“Ninguém recebe agradecimento por estar certo”
Escritor e matemático John Casti
As Angolas antes arteiras e velozes, se recusam agrupar na grama forçadamente verde por molhança inútil de mangueira. Mesmo percebendo movimento diferente a preguiça as deixa assim, um quase inaudível “Tô...”, o “fraco” da cantiga, é engolido seco com a umidade de deserto...
O vento se atreve mormo. O sol indomável explode nas paredes dos muros e as transformam em barro de fornos de carvoeiras.
A noite vai custar a chegar. Mas como sempre o tempo não dá trégua e cauteloso avança. O chegar do fim dia calor não respeita e fica. As pás dos ventiladores movem ar morno. A secura parece amainar. Pura impressão.
As cigarras arriscam um canto de namoro.
Promessa de chuva perto? Antes era assim. Hoje? Vai saber, os bichos e seus fazeres
foram mudados por nós, na bruta.
Lá embaixo, beirando brejo sapos em muito
cantar saúdam o chegar da noite. Não, não conseguimos destruir o ciclo da
vida dos pequenos. A sinfonia tanto dos sapos quanto das cigarras anuncia sim
que logo as águas vão voltar.

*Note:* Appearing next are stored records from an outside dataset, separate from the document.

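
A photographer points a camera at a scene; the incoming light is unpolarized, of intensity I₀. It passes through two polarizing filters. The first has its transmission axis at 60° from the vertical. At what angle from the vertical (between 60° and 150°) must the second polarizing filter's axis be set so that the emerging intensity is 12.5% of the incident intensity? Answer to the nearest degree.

θ ≈ 120°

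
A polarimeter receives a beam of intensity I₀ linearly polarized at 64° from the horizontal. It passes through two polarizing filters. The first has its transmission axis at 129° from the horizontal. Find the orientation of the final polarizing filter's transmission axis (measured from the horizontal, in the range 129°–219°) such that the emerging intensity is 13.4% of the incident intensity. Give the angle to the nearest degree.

θ ≈ 159°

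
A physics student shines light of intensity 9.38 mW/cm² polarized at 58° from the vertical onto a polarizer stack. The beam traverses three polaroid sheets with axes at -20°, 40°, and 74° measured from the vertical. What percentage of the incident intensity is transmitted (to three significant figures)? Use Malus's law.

By Malus's law, I₁ = 9.38 mW/cm² · cos²(78°) = 0.4055 mW/cm².
I₂ = I₁ · cos²(60°) = 0.4055 · 0.25 = 0.1014 mW/cm².
I₃ = I₂ · cos²(34°) = 0.1014 · 0.6873 = 0.06967 mW/cm².
That is 0.7428% of the incident intensity.

≈ 0.743%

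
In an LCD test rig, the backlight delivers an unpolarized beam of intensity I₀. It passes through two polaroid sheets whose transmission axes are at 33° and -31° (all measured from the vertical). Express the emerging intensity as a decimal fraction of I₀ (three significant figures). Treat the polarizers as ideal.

≈ 0.0961 I₀

Unpolarized light through the first polarizer → I₁ = ½ I₀, now polarized at 33°.
I₂ = I₁ cos²(-31° − 33°) = 0.5 I₀ · cos²(64°) = 0.09608 I₀.
Transmitted fraction = 0.09608.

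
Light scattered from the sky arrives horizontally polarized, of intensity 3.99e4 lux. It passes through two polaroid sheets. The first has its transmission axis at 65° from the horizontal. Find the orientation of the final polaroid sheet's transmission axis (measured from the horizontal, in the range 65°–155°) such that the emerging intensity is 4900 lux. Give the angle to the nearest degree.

θ ≈ 99°

I₁ = I₀ cos²(65° − 0°) = I₀ cos²(65°) = 0.1786 I₀.
Target fraction: 4900 / 3.99e4 lux = 0.1228 of I₀.
Need I₂/I₀ = 0.1228, so cos²(θ − 65°) = 0.1228 / 0.1786 = 0.6876.
θ − 65° = arccos(√0.6876) = 34.0°, giving θ ≈ 65 + 34.0 = 99.0°.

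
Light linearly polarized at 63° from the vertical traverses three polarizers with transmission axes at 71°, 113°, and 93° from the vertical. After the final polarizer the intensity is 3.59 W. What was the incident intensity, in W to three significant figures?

I₀ ≈ 7.51 W

By Malus's law, I₁ = I₀ cos²(71° − 63°) = I₀ cos²(8°) = 0.9806 I₀.
I₂ = I₁ cos²(113° − 71°) = 0.9806 I₀ · cos²(42°) = 0.5416 I₀.
I₃ = I₂ cos²(93° − 113°) = 0.5416 I₀ · cos²(20°) = 0.4782 I₀.
So 3.59 W = 0.4782 I₀, giving I₀ = 3.59/0.4782 = 7.507 W.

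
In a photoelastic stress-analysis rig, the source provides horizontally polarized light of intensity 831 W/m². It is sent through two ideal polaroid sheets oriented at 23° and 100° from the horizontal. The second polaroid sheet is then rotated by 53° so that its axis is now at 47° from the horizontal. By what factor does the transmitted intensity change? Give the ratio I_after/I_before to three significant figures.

Before rotation:
By Malus's law, I₁ = I₀ cos²(23° − 0°) = I₀ cos²(23°) = 0.8473 I₀.
I₂ = I₁ cos²(100° − 23°) = 0.8473 I₀ · cos²(77°) = 0.04288 I₀.
After rotation:
I₁ = I₀ cos²(23° − 0°) = I₀ cos²(23°) = 0.8473 I₀.
I₂ = I₁ cos²(47° − 23°) = 0.8473 I₀ · cos²(24°) = 0.7072 I₀.
Ratio = 0.7072 / 0.04288 = 16.49.

I_new/I_old ≈ 16.5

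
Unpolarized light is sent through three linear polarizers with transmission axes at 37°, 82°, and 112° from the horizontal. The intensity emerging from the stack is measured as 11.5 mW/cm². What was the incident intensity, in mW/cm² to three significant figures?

Unpolarized light through the first polarizer → I₁ = ½ I₀, now polarized at 37°.
I₂ = I₁ cos²(82° − 37°) = 0.5 I₀ · cos²(45°) = 0.25 I₀.
I₃ = I₂ cos²(112° − 82°) = 0.25 I₀ · cos²(30°) = 0.1875 I₀.
So 11.5 mW/cm² = 0.1875 I₀, giving I₀ = 11.5/0.1875 = 61.33 mW/cm².

I₀ ≈ 61.3 mW/cm²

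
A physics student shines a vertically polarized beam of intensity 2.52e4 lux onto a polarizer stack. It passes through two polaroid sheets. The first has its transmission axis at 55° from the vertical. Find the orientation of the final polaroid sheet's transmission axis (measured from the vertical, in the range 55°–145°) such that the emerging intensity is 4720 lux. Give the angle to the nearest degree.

By Malus's law, I₁ = I₀ cos²(55° − 0°) = I₀ cos²(55°) = 0.329 I₀.
Target fraction: 4720 / 2.52e4 lux = 0.1873 of I₀.
Need I₂/I₀ = 0.1873, so cos²(θ − 55°) = 0.1873 / 0.329 = 0.5693.
θ − 55° = arccos(√0.5693) = 41.0°, giving θ ≈ 55 + 41.0 = 96.0°.

θ ≈ 96°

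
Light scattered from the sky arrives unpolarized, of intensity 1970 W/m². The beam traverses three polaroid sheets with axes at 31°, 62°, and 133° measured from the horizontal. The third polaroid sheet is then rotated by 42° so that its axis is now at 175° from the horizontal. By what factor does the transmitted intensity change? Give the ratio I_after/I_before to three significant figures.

I_new/I_old ≈ 1.44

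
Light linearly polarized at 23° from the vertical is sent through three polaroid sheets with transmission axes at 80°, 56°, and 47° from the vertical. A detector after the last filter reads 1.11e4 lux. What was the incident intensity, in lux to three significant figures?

I₁ = I₀ cos²(80° − 23°) = I₀ cos²(57°) = 0.2966 I₀.
I₂ = I₁ cos²(56° − 80°) = 0.2966 I₀ · cos²(24°) = 0.2476 I₀.
I₃ = I₂ cos²(47° − 56°) = 0.2476 I₀ · cos²(9°) = 0.2415 I₀.
So 1.11e4 lux = 0.2415 I₀, giving I₀ = 1.11e4/0.2415 = 4.596e+04 lux.

I₀ ≈ 4.60e4 lux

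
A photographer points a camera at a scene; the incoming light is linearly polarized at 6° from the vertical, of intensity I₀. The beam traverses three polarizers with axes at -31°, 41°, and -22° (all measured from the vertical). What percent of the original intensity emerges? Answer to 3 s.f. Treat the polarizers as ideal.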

Não deu outra, as águas deram o delicioso ar da graça em
plena segunda-feira, o som cadenciado nas telhas me acordou em plena madrugada.
Pela janela a ver a festa. Durou pouco é verdade, mas lavou o céu e muitas
almas. Amanheceu com sabiá cantando. Sei que poucos notam, mas fui acostumado
assim.
Falo baixo demais segundo algumas pessoas e
sempre me fiz longe de gritaria humana onde todos falam ao mesmo tempo e
ninguém escuta ninguém. Com outros viventes, das pequenas abelhas Lambe-Olhos com seu milímetro e meio aos imensos jequitibás-rosa me dou melhor. Falo com plantas e bichos e
podem acreditar elas respondem. Um dia, tempos atrás, semente de lichia foi
gentilmente colocada em um vaso de minha horta. Anos se passaram, mas ela,
indiferente ao tempo, teimava em se deixar quando a de palmo e meio de altura chegou. Sentei
bem perto passei os dedos entre suas folhas então ásperas e cochichei baixinho
recado de última chance. Ia transportá-la para vaso pequenino dando espaço para
outra planta. Dois dias se passaram e os brotos em tons claros de um verde
macio surgiram. Podem me dizer louco, mas assim aconteceu.
Com bichos e plantas tenho troca, com humanos
quase nunca.
As inter-relações humanas
são, maneira geral, tóxicas. Sentimentos ancestrais afloram com facilidade não
em mim, bom eventualmente sim, não fujo a regra, porém aprendi controlar
e calar, mas noto em algumas pessoas de meu convívio pessoal e virtual: ódio,
inveja, arrogância, competição. O simples fato de não ser ouvido em uma
conversa deixa escancarado o mais primitivo sentir brotando dos grotões da
consciência humana.
Tente conversar com um maluco terraplanista ou
um antivacina. Assim também se dá com um fascista, um xenofóbico, um racista ou
misógino. Me desculpe o excesso de pleonasmos. Boa sorte com seu monólogo. Ou
melhor não perca seu tempo, deixa prá lá, nada de bom vai receber. Exemplifico:
Estou em alguns grupos de WhatsApp por pura educação, pois nunca, nem escrever
neles escrevo, mas também nada leio. Toda noite vou lá e limpo a conversa, só
tem bobagem e um ranço triste. Claro, gosto de alguns e é por respeito a
estes que ainda fico, por enquanto.
Um dia
deixo de lado as bobagens e saio desse convívio tão perigoso e peçonhento
quanto sala de fumante.
Céus, sim ao céu e à chuva voltemos. Preciso aprender a fugir de devaneios com tanta frequência.
A chuva. E nós, algum tempo depois das chuvas começaremos a reclamar do excesso dela . Eterna insatisfação, o ser humano desconhece felicidade plena.
Verão, ovos nas cercas e rezas para Santa Bárbara
pedindo o fim das redentoras águas.
O calor, o incomodo passado do quase irrespirável
ar seco em poeira e fumaça serão rapidamente esquecidas. As conversas, ah as
conversas...
Será quando que vai estiar de vez? Pô essa
chuvarada não passa? São Pedro está apelando...
E as florestas ardendo em criminosas chamas
outra vez. Um ciclo de destruição que a cada dia nos leva mais próximos da
extinção. O planeta terra agradecerá. Não faremos falta
“Destruam as cidades e as florestas
renascerão, destruam as florestas e as cidades sucumbirão”
E ninguém por nós, ninguém pela vida.